Cuando el ser humano aprende a volar, entiende la ruta migratoria de las aves y sabe cómo superar los vacíos: fue la lección que le dejó Ícaro, quien se aproximó al sol y, aunque perdió sus alas, se nutrió de luz.
Ícaro quería conocerlo todo, sin sujetarse a límites estrechos e ingresar a la dimensión universal del alma: no le importaron sus alas de cera, ni las advertencias de su padre Dédalo, sino su intuición de lo supremo.
Así suele ocurrir a la razón: encuentra una resistencia semejante a la del viento al pájaro que pretende volar libre; pero, igual que él, a medida que halla su ruta sensata, asciende con ideas aladas.

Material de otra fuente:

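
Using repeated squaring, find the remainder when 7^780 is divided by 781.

45

7^1 ≡ 7 (mod 781)
7^2 ≡ 7^2 = 49 ≡ 49 (mod 781)
7^4 ≡ 49^2 = 2401 ≡ 58 (mod 781)
7^8 ≡ 58^2 = 3364 ≡ 240 (mod 781)
7^16 ≡ 240^2 = 57600 ≡ 587 (mod 781)
7^32 ≡ 587^2 = 344569 ≡ 148 (mod 781)
7^64 ≡ 148^2 = 21904 ≡ 36 (mod 781)
7^128 ≡ 36^2 = 1296 ≡ 515 (mod 781)
7^256 ≡ 515^2 = 265225 ≡ 466 (mod 781)
7^512 ≡ 466^2 = 217156 ≡ 38 (mod 781)
780 = 512 + 256 + 8 + 4 in binary powers of 2.
So 7^780 ≡ 38 · 466 · 240 · 58 ≡ 45 (mod 781).
Since 45 ≠ 1, base 7 is a Fermat witness: 781 is composite.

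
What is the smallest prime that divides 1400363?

31

1400363 is odd.
Digit sum 17, not divisible by 3.
Ends in 3: not divisible by 5.
7: 1400363 = 7·200051 + 6
11: 1400363 = 11·127305 + 8
13: 1400363 = 13·107720 + 3
17: 1400363 = 17·82374 + 5
19: 1400363 = 19·73703 + 6
23: 1400363 = 23·60885 + 8
29: 1400363 = 29·48288 + 11
31: 1400363 = 31·45173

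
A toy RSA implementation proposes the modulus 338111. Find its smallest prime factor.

338111 is odd.
Digit sum 17, not divisible by 3.
Ends in 1: not divisible by 5.
7: 338111 = 7·48301 + 4
11: 338111 = 11·30737 + 4
13: 338111 = 13·26008 + 7
17: 338111 = 17·19888 + 15
19: 338111 = 19·17795 + 6
23: 338111 = 23·14700 + 11
29: 338111 = 29·11659

29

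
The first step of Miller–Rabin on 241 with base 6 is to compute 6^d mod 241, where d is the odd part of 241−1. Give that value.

177

241 − 1 = 240 = 2^4 · 15, so d = 15.
6^1 ≡ 6 (mod 241)
6^2 ≡ 6^2 = 36 ≡ 36 (mod 241)
6^4 ≡ 36^2 = 1296 ≡ 91 (mod 241)
6^8 ≡ 91^2 = 8281 ≡ 87 (mod 241)
15 = 8 + 4 + 2 + 1 in binary powers of 2.
So 6^15 ≡ 87 · 91 · 36 · 6 ≡ 177 (mod 241).
Squaring chain: 177 → 240 → 1 → 1; reaches −1, so base 6 does not prove 241 composite.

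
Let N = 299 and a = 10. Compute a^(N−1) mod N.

289

10^1 ≡ 10 (mod 299)
10^2 ≡ 10^2 = 100 ≡ 100 (mod 299)
10^4 ≡ 100^2 = 10000 ≡ 133 (mod 299)
10^8 ≡ 133^2 = 17689 ≡ 48 (mod 299)
10^16 ≡ 48^2 = 2304 ≡ 211 (mod 299)
10^32 ≡ 211^2 = 44521 ≡ 269 (mod 299)
10^64 ≡ 269^2 = 72361 ≡ 3 (mod 299)
10^128 ≡ 3^2 = 9 ≡ 9 (mod 299)
10^256 ≡ 9^2 = 81 ≡ 81 (mod 299)
298 = 256 + 32 + 8 + 2 in binary powers of 2.
So 10^298 ≡ 81 · 269 · 48 · 100 ≡ 289 (mod 299).
Since 289 ≠ 1, base 10 is a Fermat witness: 299 is composite.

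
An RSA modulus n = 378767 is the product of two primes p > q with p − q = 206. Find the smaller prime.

Since p = q + 206, we have 378767 = q(q + 206), so q² + 206q − 378767 = 0.
Discriminant: 206² + 4·378767 = 42436 + 1515068 = 1557504; √1557504 = 1248.
q = (−206 + 1248)/2 = 521, and p = q + 206 = 727.
Check: 521 · 727 = 378767.

521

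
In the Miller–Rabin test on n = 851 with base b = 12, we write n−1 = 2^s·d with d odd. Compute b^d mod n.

292

851 − 1 = 850 = 2^1 · 425, so d = 425.
12^1 ≡ 12 (mod 851)
12^2 ≡ 12^2 = 144 ≡ 144 (mod 851)
12^4 ≡ 144^2 = 20736 ≡ 312 (mod 851)
12^8 ≡ 312^2 = 97344 ≡ 330 (mod 851)
12^16 ≡ 330^2 = 108900 ≡ 823 (mod 851)
12^32 ≡ 823^2 = 677329 ≡ 784 (mod 851)
12^64 ≡ 784^2 = 614656 ≡ 234 (mod 851)
12^128 ≡ 234^2 = 54756 ≡ 292 (mod 851)
12^256 ≡ 292^2 = 85264 ≡ 164 (mod 851)
425 = 256 + 128 + 32 + 8 + 1 in binary powers of 2.
So 12^425 ≡ 164 · 292 · 784 · 330 · 12 ≡ 292 (mod 851).
Squaring chain: 292; never reaches −1, so base 12 is a Miller–Rabin witness that 851 is composite.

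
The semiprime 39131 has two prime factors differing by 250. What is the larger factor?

Since p = q + 250, we have 39131 = q(q + 250), so q² + 250q − 39131 = 0.
Discriminant: 250² + 4·39131 = 62500 + 156524 = 219024; √219024 = 468.
q = (−250 + 468)/2 = 109, and p = q + 250 = 359.
Check: 109 · 359 = 39131.

359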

Y, entonces, otorga calidad a su espacio y a su tiempo, deduce profundamente, siembra su vida de esperanza y engendra una sabiduría íntima, coherente con el don de poseer la savia de la inteligencia.
Se requiere disciplina -como la de Ícaro- para desarrollar la excelencia, depurar lo superficial, ir más allá de la vanidad y generar la armonía perfecta entre razón y sentimientos, rotando, legitimando y arraigando los principios vitales.
Porque para crecer intelectualmente, es imprescindible una identidad derivada de la espiritualidad, la cual se alcanza -únicamente- cuando se piensa con dignidad y decencia, con la madurez de los privilegiados.
Corolario: Ha de desarrollarse un proceso fundamentado en el estudio, para cultivar un conocimiento útil, libre, que no imponga, sino sugiera, una conducta cosechada desde la autenticidad hacia un orgullo ético personal.